Keywords: In Vitro; Placenta; RNA sequencing; Transcriptome.

Figure 1:

Principal Components Analysis (PCA) for the in vitro placental models compared to A) CANDLE and GAPPS placental tissue, B) FACs Cytotrophoblasts (CTBs), C) FACS Extravillous Trophoblasts (EVTs), and D) Villous tissue digest Syncytiotrophoblasts (STBs).

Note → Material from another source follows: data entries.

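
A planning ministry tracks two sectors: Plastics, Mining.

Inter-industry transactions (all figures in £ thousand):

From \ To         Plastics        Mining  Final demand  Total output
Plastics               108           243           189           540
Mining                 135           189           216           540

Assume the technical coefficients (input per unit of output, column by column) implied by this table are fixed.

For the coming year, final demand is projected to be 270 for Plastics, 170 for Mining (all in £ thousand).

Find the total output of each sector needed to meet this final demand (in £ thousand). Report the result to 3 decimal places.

Technical coefficients a_ij = z_ij / X_j:
  a_11 = 108/540 = 0.20, a_21 = 135/540 = 0.25
  a_12 = 243/540 = 0.45, a_22 = 189/540 = 0.35
I − A =
  [   0.80    -0.45]
  [  -0.25     0.65]
det(I−A) = (0.80)(0.65) − (-0.45)(-0.25) = 0.4075
adj(I−A) = [[0.65, 0.45], [0.25, 0.80]]
(I − A)⁻¹ = adj(I−A) / det(I−A) ≈
  [   1.5951     1.1043]
  [   0.6135     1.9632]
x = (I − A)⁻¹ d = adj(I−A)·d / det(I−A), with det(I−A) = 0.4075:
  x_1 = (0.65·270 + 0.45·170) / 0.4075 = 252.00 / 0.4075 ≈ 618.405
  x_2 = (0.25·270 + 0.80·170) / 0.4075 = 203.50 / 0.4075 ≈ 499.387

x_1 = 618.405, x_2 = 499.387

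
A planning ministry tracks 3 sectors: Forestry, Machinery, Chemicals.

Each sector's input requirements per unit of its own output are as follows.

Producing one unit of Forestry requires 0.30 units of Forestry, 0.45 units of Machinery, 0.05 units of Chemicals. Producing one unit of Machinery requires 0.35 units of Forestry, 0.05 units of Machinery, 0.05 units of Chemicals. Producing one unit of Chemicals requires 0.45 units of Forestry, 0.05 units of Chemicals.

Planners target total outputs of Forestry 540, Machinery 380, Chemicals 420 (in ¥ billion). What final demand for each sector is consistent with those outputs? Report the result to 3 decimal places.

I − A =
  [   0.70    -0.35    -0.45]
  [  -0.45     0.95     0.00]
  [  -0.05    -0.05     0.95]
d = (I − A) x:
  d_1 = (+0.70)·540 + (-0.35)·380 + (-0.45)·420 = 56.000
  d_2 = (-0.45)·540 + (+0.95)·380 + (+0.00)·420 = 118.000
  d_3 = (-0.05)·540 + (-0.05)·380 + (+0.95)·420 = 353.000

d_1 = 56.000, d_2 = 118.000, d_3 = 353.000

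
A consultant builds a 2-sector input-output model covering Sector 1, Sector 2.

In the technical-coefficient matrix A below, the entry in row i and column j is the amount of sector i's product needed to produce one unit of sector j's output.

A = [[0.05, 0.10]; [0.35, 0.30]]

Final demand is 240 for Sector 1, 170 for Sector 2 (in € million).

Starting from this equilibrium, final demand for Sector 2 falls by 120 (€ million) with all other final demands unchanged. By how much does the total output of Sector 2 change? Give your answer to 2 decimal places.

I − A =
  [   0.95    -0.10]
  [  -0.35     0.70]
det(I−A) = (0.95)(0.70) − (-0.10)(-0.35) = 0.6300
adj(I−A) = [[0.70, 0.10], [0.35, 0.95]]
(I − A)⁻¹ = adj(I−A) / det(I−A) ≈
  [   1.1111     0.1587]
  [   0.5556     1.5079]
Δx = (I − A)⁻¹ Δd with Δd having -120 in the Sector 2 component and 0 elsewhere.
So Δx_2 = L_22 · (-120), where L_22 = adj(I−A)_22 / det(I−A) = 0.95 / 0.6300.
Δx_2 = 0.95 × (-120) / 0.6300 = -114.00 / 0.6300 ≈ -180.95.

Δx_2 = -180.95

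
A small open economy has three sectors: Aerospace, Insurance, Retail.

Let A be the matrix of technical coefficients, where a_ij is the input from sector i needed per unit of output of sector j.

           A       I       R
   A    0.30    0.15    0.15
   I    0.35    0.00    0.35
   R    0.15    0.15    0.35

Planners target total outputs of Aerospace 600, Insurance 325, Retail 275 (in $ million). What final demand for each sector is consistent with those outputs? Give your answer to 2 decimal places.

d_A = 330.00, d_I = 18.75, d_R = 40.00

I − A =
  [   0.70    -0.15    -0.15]
  [  -0.35     1.00    -0.35]
  [  -0.15    -0.15     0.65]
d = (I − A) x:
  d_A = (+0.70)·600 + (-0.15)·325 + (-0.15)·275 = 330.00
  d_I = (-0.35)·600 + (+1.00)·325 + (-0.35)·275 = 18.75
  d_R = (-0.15)·600 + (-0.15)·325 + (+0.65)·275 = 40.00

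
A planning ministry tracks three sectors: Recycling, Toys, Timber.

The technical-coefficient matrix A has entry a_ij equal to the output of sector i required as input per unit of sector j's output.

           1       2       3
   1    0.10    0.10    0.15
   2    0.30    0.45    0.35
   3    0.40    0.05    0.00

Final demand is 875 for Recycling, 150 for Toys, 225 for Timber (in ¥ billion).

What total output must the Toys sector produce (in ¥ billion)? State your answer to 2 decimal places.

I − A =
  [   0.90    -0.10    -0.15]
  [  -0.30     0.55    -0.35]
  [  -0.40    -0.05     1.00]
Cofactors of I−A, C_ij = (−1)^(i+j)·(minor ij) (rows/columns in the sector order above):
  C_11 = (0.55)(1.00) − (-0.35)(-0.05) = 0.5325
  C_12 = −[(-0.30)(1.00) − (-0.35)(-0.40)] = 0.4400
  C_13 = (-0.30)(-0.05) − (0.55)(-0.40) = 0.2350
  C_21 = −[(-0.10)(1.00) − (-0.15)(-0.05)] = 0.1075
  C_22 = (0.90)(1.00) − (-0.15)(-0.40) = 0.8400
  C_23 = −[(0.90)(-0.05) − (-0.10)(-0.40)] = 0.0850
  C_31 = (-0.10)(-0.35) − (-0.15)(0.55) = 0.1175
  C_32 = −[(0.90)(-0.35) − (-0.15)(-0.30)] = 0.3600
  C_33 = (0.90)(0.55) − (-0.10)(-0.30) = 0.4650
det(I−A) = Σ_j (I−A)_1j·C_1j = (0.90)(0.5325) + (-0.10)(0.4400) + (-0.15)(0.2350) = 0.4000
adj(I−A) = Cᵀ =
  [ 0.5325   0.1075   0.1175]
  [ 0.4400   0.8400   0.3600]
  [ 0.2350   0.0850   0.4650]
(I − A)⁻¹ = adj(I−A) / det(I−A) ≈
  [   1.3313     0.2688     0.2938]
  [   1.1000     2.1000     0.9000]
  [   0.5875     0.2125     1.1625]
x = (I − A)⁻¹ d = adj(I−A)·d / det(I−A), with det(I−A) = 0.4000:
  x_1 = (0.5325·875 + 0.1075·150 + 0.1175·225) / 0.4000 = 508.50 / 0.4000 = 1271.25
  x_2 = (0.4400·875 + 0.8400·150 + 0.3600·225) / 0.4000 = 592.00 / 0.4000 = 1480.00
  x_3 = (0.2350·875 + 0.0850·150 + 0.4650·225) / 0.4000 = 323.00 / 0.4000 = 807.50

x_2 = 1480.00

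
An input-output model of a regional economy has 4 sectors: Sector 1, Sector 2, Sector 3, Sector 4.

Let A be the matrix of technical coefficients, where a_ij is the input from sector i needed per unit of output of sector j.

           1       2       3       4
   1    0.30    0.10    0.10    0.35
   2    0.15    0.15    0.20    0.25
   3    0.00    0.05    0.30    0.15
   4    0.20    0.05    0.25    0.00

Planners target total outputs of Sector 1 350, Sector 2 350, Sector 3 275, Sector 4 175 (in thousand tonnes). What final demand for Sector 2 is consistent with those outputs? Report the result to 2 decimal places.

d_2 = 146.25

I − A =
  [   0.70    -0.10    -0.10    -0.35]
  [  -0.15     0.85    -0.20    -0.25]
  [   0.00    -0.05     0.70    -0.15]
  [  -0.20    -0.05    -0.25     1.00]
d = (I − A) x:
  d_1 = (+0.70)·350 + (-0.10)·350 + (-0.10)·275 + (-0.35)·175 = 121.25
  d_2 = (-0.15)·350 + (+0.85)·350 + (-0.20)·275 + (-0.25)·175 = 146.25
  d_3 = (+0.00)·350 + (-0.05)·350 + (+0.70)·275 + (-0.15)·175 = 148.75
  d_4 = (-0.20)·350 + (-0.05)·350 + (-0.25)·275 + (+1.00)·175 = 18.75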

Variance explained by each of the first three PCs is indicated in the axis labels.

Figure 2:

The number of differentially expressed genes (FDR<0.01) for each placental model after comparison to A) CANDLE and GAPPS placental tissue, B) FACs Cytotrophoblasts (CTBs), C) FACS Extravillous Trophoblasts (EVTs), and D) Villous tissue digest Syncytiotrophoblasts (STBs).

Figure 3:

A) Hierarchical clustering of expression data from the CANDLE and GAPPS placental tissue model (N=12,793 genes) identified 53 clusters of genes. B) Average Expression of all genes within each cluster across each placental model. C) Significant KEGG pathways (FDR<0.05) enriched for genes that are members of individual clusters.

Figure 4:

Average expression of genes of interest for placental biology including placenta specific, placenta enriched, and placenta enhanced genes defined by the Human Protein Atlas. 218 genes of 234 placental HPA genes were expressed at sufficient levels (average logcpm>0) in our placental models.

Figure 5:

Average expression of Absorption, Distribution, Metabolism, and Excretion (ADME) genes from PharmaADME. 158 genes of 298 ADME genes were expressed at sufficient levels (average logcpm>0) in our placental models to be included.

Figure 6:

Fetal sex of placental models as determined by quantification of Y-chromosome gene expression. Placental models with mixed fetal sex (Villous Explants and Primary Trophoblasts) are displayed separately by sex.